People on here will tell you to give him ultimatums and so on, but it really is none of your business what goes on in their marriage.

Added to which, you have to continue working with this man. Do you really want to come into the middle of his marriage?

Castouttoseea · 02/02/2021 15:17

I'm a very discreet person. That's why I've taken to an anonymous forum to discuss this.

I'm pretty sure he knows I'm discreet.

OP posts:
MaMaD1990 · 02/02/2021 15:17

Just had another thought. Do you think he told you in the hopes you'd tell his wife so he didn't have to?

MaMaD1990 · 02/02/2021 15:17

Or maybe not I'd he knows your discreet! Crossed posts!

Oldbutstillgotit · 02/02/2021 15:18

I have made this comment on similar threads ; I found out that my then best friend’s DH was having an affair. She had always said that she would want to know so, after much thought, I told her .
She hasn’t spoken to me since . She is still with him . A mutual friend says that it was easier to cut off one friend rather than upset her family .
Be careful .

Castouttoseea · 02/02/2021 15:19

No desire to break up his marriage or destroy anyone's life. I won't be doing anything about it, I just wanted to see what you thought?

Now I know a lot of other things make sense. It's odd how things go on under your nose and if you're not looking you ignore.

OP posts:
Castouttoseea · 02/02/2021 15:21

@Oldbutstillgotit - that is a real shame. I'm sorry you've lost your best friend. These men are real gits aren't they?

OP posts:
NurseButtercup · 02/02/2021 15:23

I'm not being howdy, but genuinely curious, if you're not planning to tell his wife, what are you hoping to achieve from this thread?

NurseButtercup · 02/02/2021 15:24

Goady not howdy

Castouttoseea · 02/02/2021 15:26

@NurseButtercup I'm not really trying to achieve anything. I just thought I'd open up the debate on whether you'd want to know or not?

Isn't that what Internet forums like this are for? A bit of debate/opinion? Does everyone told to LTB actually do it because someone on a forum told them to?

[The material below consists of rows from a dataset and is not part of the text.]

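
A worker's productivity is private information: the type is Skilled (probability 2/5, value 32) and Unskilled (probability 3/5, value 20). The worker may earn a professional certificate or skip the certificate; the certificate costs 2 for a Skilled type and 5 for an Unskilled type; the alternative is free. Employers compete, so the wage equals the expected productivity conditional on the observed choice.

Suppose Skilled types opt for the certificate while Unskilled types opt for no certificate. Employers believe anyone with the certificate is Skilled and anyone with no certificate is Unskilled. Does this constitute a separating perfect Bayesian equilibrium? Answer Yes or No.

Under these beliefs, the certificate earns wage 32 and no certificate earns wage 20.
Skilled: the certificate nets 32 − 2 = 30; no certificate nets 20. Skilled prefers the certificate.
Unskilled: the certificate nets 32 − 5 = 27; no certificate nets 20. Unskilled would deviate to the certificate.
Unskilled has a profitable deviation, so the profile is not an equilibrium.

No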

Sorry if I sound rude, I don't mean to be, just putting across my view, it's hard without smiling/body language to get across that you're not being rude.

OP posts:
hushlittlebabydontsayaword · 02/02/2021 15:26

I would give his baggage back to him. 'That's a really shitty thing to do, your poor wife. Maybe you should get some counselling and figure out how to deal with this mess'.

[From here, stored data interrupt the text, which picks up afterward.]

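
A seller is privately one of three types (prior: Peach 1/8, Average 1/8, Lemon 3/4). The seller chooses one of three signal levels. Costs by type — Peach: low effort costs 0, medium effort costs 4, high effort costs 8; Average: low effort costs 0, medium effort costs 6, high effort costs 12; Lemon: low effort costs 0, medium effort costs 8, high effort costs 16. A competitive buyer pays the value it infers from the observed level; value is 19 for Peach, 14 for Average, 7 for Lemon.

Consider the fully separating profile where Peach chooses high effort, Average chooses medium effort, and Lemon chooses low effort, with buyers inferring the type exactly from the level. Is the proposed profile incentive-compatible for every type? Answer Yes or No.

Separating prices: high effort → 19, medium effort → 14, low effort → 7.
Peach (assigned high effort): low effort: 7 − 0 = 7; medium effort: 14 − 4 = 10; high effort: 19 − 8 = 11. Peach stays.
Average (assigned medium effort): low effort: 7 − 0 = 7; medium effort: 14 − 6 = 8; high effort: 19 − 12 = 7. Average stays.
Lemon (assigned low effort): low effort: 7 − 0 = 7; medium effort: 14 − 8 = 6; high effort: 19 − 16 = 3. Lemon stays.
Every type prefers its assigned level; separation holds.

Yes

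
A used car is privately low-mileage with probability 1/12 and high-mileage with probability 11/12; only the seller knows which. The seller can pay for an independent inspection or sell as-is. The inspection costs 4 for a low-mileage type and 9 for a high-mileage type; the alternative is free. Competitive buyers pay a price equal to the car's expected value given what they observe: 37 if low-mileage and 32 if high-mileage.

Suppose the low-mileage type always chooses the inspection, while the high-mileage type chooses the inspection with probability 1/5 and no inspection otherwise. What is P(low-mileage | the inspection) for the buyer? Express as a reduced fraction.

5/16

P(the inspection) = (1/12)·1 + (11/12)·(1/5) = 4/15.
By Bayes' rule, P(low-mileage | the inspection) = (1/12) / (4/15) = 5/16.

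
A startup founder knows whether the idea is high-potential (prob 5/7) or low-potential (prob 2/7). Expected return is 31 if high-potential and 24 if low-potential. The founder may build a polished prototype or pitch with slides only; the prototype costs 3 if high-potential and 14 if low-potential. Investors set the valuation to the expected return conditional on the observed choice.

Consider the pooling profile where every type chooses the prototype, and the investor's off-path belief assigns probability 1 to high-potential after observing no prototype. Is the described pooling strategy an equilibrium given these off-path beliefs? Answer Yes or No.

No

On path, the investor holds the prior and pays 5/7·31 + 2/7·24 = 29. Off path (no prototype), believing high-potential, it pays 31.
high-potential: the prototype nets 29 − 3 = 26; no prototype nets 31. high-potential would deviate.
low-potential: the prototype nets 29 − 14 = 15; no prototype nets 31. low-potential would deviate.
A type deviates, so pooling fails.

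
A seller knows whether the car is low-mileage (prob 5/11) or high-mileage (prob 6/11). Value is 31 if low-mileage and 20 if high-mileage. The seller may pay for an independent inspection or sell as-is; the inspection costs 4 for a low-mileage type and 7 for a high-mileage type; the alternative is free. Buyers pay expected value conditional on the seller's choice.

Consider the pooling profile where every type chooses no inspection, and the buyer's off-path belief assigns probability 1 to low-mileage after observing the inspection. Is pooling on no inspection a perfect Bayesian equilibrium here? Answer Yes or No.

On path, the buyer holds the prior and pays 5/11·31 + 6/11·20 = 25. Off path (the inspection), believing low-mileage, it pays 31.
low-mileage: no inspection nets 25; the inspection nets 31 − 4 = 27. low-mileage would deviate.
high-mileage: no inspection nets 25; the inspection nets 31 − 7 = 24. high-mileage stays.
A type deviates, so pooling fails.

No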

cherrypop86 · 02/02/2021 15:27

I wouldn't do anything. Maybe if they were both very close friends, but he's a work colleague. Keep your personal and professional life separate, it's not worth the risk to your job. He should not have put it on you in the first place but the best thing you could do is keep out of it.

Castouttoseea · 02/02/2021 15:28

@hushlittlebabydontsayaword
No I won't be doing that. It's none of my business. He just wanted to talk to me.